Dahlberg’s work has been shown in solo exhibitions at the Neuer Berliner Kunstverein, Germany, The Museum of Contemporary Art in Roskilde, Denmark, Parra & Romero Madrid, Spain, Lund Art Hall and Index in Stockholm. Her work has also been shown in group shows and at biennals such as 8 Bienal do Mercosul, Brazil, Based in Berlin, Germany. Manifesta 8, Spain and the Modern Museum in Stockholm.
Jirka Skála (born 1976 in Sušice) is a visual artist based in Prague. His work is close to the tradition of postconceptual art and participative art, these tendencies being reflected through the mediums of text, performance, installation, photography and videos.
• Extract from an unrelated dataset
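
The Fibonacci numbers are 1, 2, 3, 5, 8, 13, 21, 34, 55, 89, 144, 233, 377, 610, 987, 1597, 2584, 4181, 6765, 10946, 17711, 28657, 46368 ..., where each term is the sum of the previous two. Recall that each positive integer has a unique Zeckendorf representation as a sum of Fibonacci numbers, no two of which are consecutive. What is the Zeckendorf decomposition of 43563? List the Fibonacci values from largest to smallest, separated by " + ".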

Earlier works thematised the textual narrative and alternative modes of communication, later he investigated the duality of socially and privately determined relations to consumer productions by means of work or leisure resources. Deepening his research in this field, for this exhibition Skála dissects his personal archive in form of an external hard disk, revealing not only his working structure but also his physical relationship to this familiar object as well as realizations of the conditions his artistic practice operates from.
Skála presented his works in a variety of group exhibitions, amongst others at Palais de Tokyo in Paris, Secession in Vienna, UBS Art Gallery in New York, Wiels in Brussels, Seventeen Gallery in London, Manifesta 11 in Zurich as well as solo shows at Display Gallery in Prague, Art in General in New York, Hunt Kastner Gallery in Prague, Foksal Gallery in Warsaw and Etc Gallery in Prague. He received the Jindrich Chalupecky Award in 2009.